Diffusion Representation for Asymmetric Kernels
Alvaro Almeida Gomez, Antonio Silva Neto, Jorge zubelli
TL;DR
This work generalizes diffusion-map theory to data governed by asymmetric kernels by introducing a diffusion-representation framework that employs a tensor-product Fourier basis and a 2-D FFT to achieve scalable dimensionality reduction. It derives finite-term, interpretable representations of diffusion distances for time $t=1$ and extends them to arbitrary times, including changing-data scenarios, with a weak-representation extension for large-measure sets. The approach yields substantial computational savings over traditional eigenvalue methods (e.g., $O(n^2\log n)$ versus $O(n^3)$ for SVD) while preserving key geometric insights, as demonstrated on synthetic manifolds like the sphere and Möbius strip and on climate-temperature data from Brazil.
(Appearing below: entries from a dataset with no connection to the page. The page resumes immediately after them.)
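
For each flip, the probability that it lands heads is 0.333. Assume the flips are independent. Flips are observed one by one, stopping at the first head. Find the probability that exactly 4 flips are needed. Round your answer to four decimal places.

Geometric (trials to first success), p = 0.333.
P(Y = 4) = (1−p)^3 · p = 0.29674 · 0.333 = 0.098815

0.0988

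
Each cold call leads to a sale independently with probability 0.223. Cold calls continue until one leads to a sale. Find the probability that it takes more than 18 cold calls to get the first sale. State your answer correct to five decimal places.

Y = number of cold calls to the first success; geometric, p = 0.223.
P(Y > 18) = P(first 18 all fail) = (1−p)^18 = 0.0106556

0.01066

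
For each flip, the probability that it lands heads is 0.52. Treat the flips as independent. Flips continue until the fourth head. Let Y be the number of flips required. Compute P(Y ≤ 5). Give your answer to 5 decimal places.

Finishing within 5 flips ⇔ at least 4 successes in the first 5. With X ~ Binomial(5, 0.52), P(Y ≤ 5) = 1 − P(X ≤ 3).
  k=0: C(5,0)·0.52^0·0.48^5 = 0.0254804
  k=1: C(5,1)·0.52^1·0.48^4 = 0.1380188
  k=2: C(5,2)·0.52^2·0.48^3 = 0.2990408
  k=3: C(5,3)·0.52^3·0.48^2 = 0.3239608
1 − 0.7865008 = 0.2134992

0.21350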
The results show that asymmetric kernels can be effectively analyzed, enabling diffusion-based analysis of directed graphs and spatiotemporal data, with practical impact on detecting regions of change and revealing intrinsic data geometry.
Abstract
We extend the diffusion-map formalism to data sets that are induced by asymmetric kernels. Analytical convergence results of the resulting expansion are proved, and an algorithm is proposed to perform the dimensional reduction. In this work we study data sets in which its geometry structure is induced by an asymmetric kernel. We use a priori coordinate system to represent this geometry and, thus, be able to improve the computational complexity of reducing the dimensionality of data sets. A coordinate system connected to the tensor product of Fourier basis is used to represent the underlying geometric structure obtained by the diffusion-map, thus reducing the dimensionality of the data set and making use of the speedup provided by the two-dimensional Fast Fourier Transform algorithm (2-D FFT). We compare our results with those obtained by other eigenvalue expansions, and verify the efficiency of the algorithms with synthetic data, as well as with real data from applications including climate change studies.